The Keesling v. T.E.K. Partners case has produced a second appellate court opinion. I wrote about Keesling I on March 23, 2007. That post dealt with the liability of sureties (or accommodation parties) when an original obligation is materially altered. The latest opinion, decided March 6 (2008 Ind. App. LEXIS 431) (KeeslingII.pdf), discusses among other things the order (sequence) of the sheriff’s sales when there are multiple tracts to be sold. So, Keesling I discusses liability issues, and Keesling II addresses judgment enforcement-related matters. Commercial lenders may want to note Keesling II in the event they need guidance where there is more than one parcel of real estate subject to a foreclosure sale.
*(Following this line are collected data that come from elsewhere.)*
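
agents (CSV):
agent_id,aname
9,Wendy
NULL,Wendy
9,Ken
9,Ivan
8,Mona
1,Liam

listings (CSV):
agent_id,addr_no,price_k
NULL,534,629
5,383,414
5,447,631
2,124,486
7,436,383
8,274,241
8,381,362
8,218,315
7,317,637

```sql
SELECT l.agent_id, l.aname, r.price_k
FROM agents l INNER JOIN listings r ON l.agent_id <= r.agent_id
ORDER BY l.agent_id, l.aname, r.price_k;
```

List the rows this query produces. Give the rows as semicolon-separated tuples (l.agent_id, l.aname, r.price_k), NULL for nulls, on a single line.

(1, Liam, 241); (1, Liam, 315); (1, Liam, 362); (1, Liam, 383); (1, Liam, 414); (1, Liam, 486); (1, Liam, 631); (1, Liam, 637); (8, Mona, 241); (8, Mona, 315); (8, Mona, 362)

INNER JOIN keeps only pairs where the ON condition holds.
Matching on l.agent_id <= r.agent_id. A NULL in a compared column never satisfies the condition.
- l (agent_id=9) has no partner → excluded.
- l (agent_id=NULL) has no partner → excluded.
- l (agent_id=9) has no partner → excluded.
- l (agent_id=9) has no partner → excluded.
- l (agent_id=8) pairs with 3 row(s) of r.
- l (agent_id=1) pairs with 8 row(s) of r.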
Overview. The Keeslings and Heritage Land were the defendants in the case and were deemed to be accommodation parties/sureties on the original note. The collateral in question consisted of two separate tracts, a thirty-six-acre tract and a ten-acre tract. The Court stated that the thirty-six-acre tract was the “property of the surety,” while the ten-acre tract was determined to be the principal collateral for the original note. The specific issue in Keesling II was whether the thirty-six-acre tract or the ten-acre tract should be sold at a sheriff’s sale first. The defendants clearly wanted to protect their interests in the thirty-six-acre tract. The primary contention of the Keeslings/Heritage Land in the appeal was that, if the thirty-six-acre “surety collateral” was to be sold at all, then it should only be sold to satisfy any deficiency that remained on the original note after the ten-acre “primary collateral” posted by them had first been sold.
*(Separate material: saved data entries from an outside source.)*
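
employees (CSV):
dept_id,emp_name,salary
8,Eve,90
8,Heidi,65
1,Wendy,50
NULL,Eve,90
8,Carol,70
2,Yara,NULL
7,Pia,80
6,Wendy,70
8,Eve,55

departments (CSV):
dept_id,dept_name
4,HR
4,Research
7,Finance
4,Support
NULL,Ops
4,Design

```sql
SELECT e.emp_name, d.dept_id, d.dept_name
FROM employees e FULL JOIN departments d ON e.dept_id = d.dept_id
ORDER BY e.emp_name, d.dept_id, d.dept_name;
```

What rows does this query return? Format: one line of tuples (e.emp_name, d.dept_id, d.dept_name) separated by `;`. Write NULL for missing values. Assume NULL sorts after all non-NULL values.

(Carol, NULL, NULL); (Eve, NULL, NULL); (Eve, NULL, NULL); (Eve, NULL, NULL); (Heidi, NULL, NULL); (Pia, 7, Finance); (Wendy, NULL, NULL); (Wendy, NULL, NULL); (Yara, NULL, NULL); (NULL, 4, Design); (NULL, 4, HR); (NULL, 4, Research); (NULL, 4, Support); (NULL, NULL, Ops)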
Legal principles. An Indiana statute and an Indiana trial rule controlled the appellate court’s decision. Ind. Code § 34-22-1 et seq. deals with the remedies of sureties against their principals. Specifically, I.C. § 34-22-1-4 entitled “Order on levy upon property of principal and surety,” section (a), provides that where a court finds in favor of a surety on the question of a suretyship, the court shall make an order directing the sheriff to levy first upon the property of the principal and to exhaust the property of the principal before levying upon the property of the surety. And, Ind. Trial Rule 69 generally governs sheriff’s sales. The rule states “unless otherwise ordered by the court, the sheriff or person conducting the sale upon execution shall not be required to offer it for sale in any particular order.” T.R. 69(A). The Court stated that this rule applies to the foreclosure of mortgage liens “and in commercial transactions, it is not uncommon for the loan documents to provide that in the event of default the creditor shall have recourse to the collateral in any order, without priority.” The Court focused on the “unless otherwise ordered by the court” language for its conclusion that, based upon the facts of this case, the order of sale and the allocation of proceeds must correlate with the liabilities of the parties and their collateral.
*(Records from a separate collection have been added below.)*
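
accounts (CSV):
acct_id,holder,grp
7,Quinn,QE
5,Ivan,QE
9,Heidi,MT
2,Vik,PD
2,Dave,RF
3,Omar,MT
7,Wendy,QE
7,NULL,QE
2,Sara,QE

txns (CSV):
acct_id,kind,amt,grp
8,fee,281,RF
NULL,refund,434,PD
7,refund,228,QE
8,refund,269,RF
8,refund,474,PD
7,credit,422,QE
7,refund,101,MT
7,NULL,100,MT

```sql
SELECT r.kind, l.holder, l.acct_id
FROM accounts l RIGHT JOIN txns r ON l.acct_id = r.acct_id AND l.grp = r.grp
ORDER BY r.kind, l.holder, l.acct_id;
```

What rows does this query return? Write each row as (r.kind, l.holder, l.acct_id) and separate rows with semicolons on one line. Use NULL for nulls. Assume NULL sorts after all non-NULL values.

RIGHT JOIN keeps every row from `txns`; unmatched rows get NULL for `accounts`'s columns.
Matching on l.acct_id = r.acct_id AND l.grp = r.grp. A NULL in a compared column never satisfies the condition.
- l (acct_id=7, grp=QE) pairs with 2 row(s) of r.
- l (acct_id=5, grp=QE) has no partner in r.
- l (acct_id=9, grp=MT) has no partner in r.
- l (acct_id=2, grp=PD) has no partner in r.
- l (acct_id=2, grp=RF) has no partner in r.
- l (acct_id=3, grp=MT) has no partner in r.
- l (acct_id=7, grp=QE) pairs with 2 row(s) of r.
- l (acct_id=7, grp=QE) pairs with 2 row(s) of r.
- l (acct_id=2, grp=QE) has no partner in r.
- 6 row(s) from r found no l partner → padded with NULL.

(credit, Quinn, 7); (credit, Wendy, 7); (credit, NULL, 7); (fee, NULL, NULL); (refund, Quinn, 7); (refund, Wendy, 7); (refund, NULL, 7); (refund, NULL, NULL); (refund, NULL, NULL); (refund, NULL, NULL); (refund, NULL, NULL); (NULL, NULL, NULL)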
36 acres saved, perhaps. A separate entity, Heritage/M.G., was the principal debtor on the original note, and the ten-acre tract was the principal collateral for that debt. Heritage Land (a connected entity) and the Keeslings merely were accommodation parties, or sureties, on the original note, and the thirty-six-acre tract was the property of the sureties. Thus the case apparently involved a fairly uncommon scenario where the accommodation parties/sureties pledged real estate collateral to secure the borrower’s note. Given I.C. § 34-22-1-4(a), the Court concluded that the ten-acre tract must be sold first, and the thirty-six-acre tract was to be sold “only if the sale of the ten acres does not satisfy the debt on the original note.” This result is consistent with the basic notion that an accommodation party’s liability is secondary to the liability of the principal.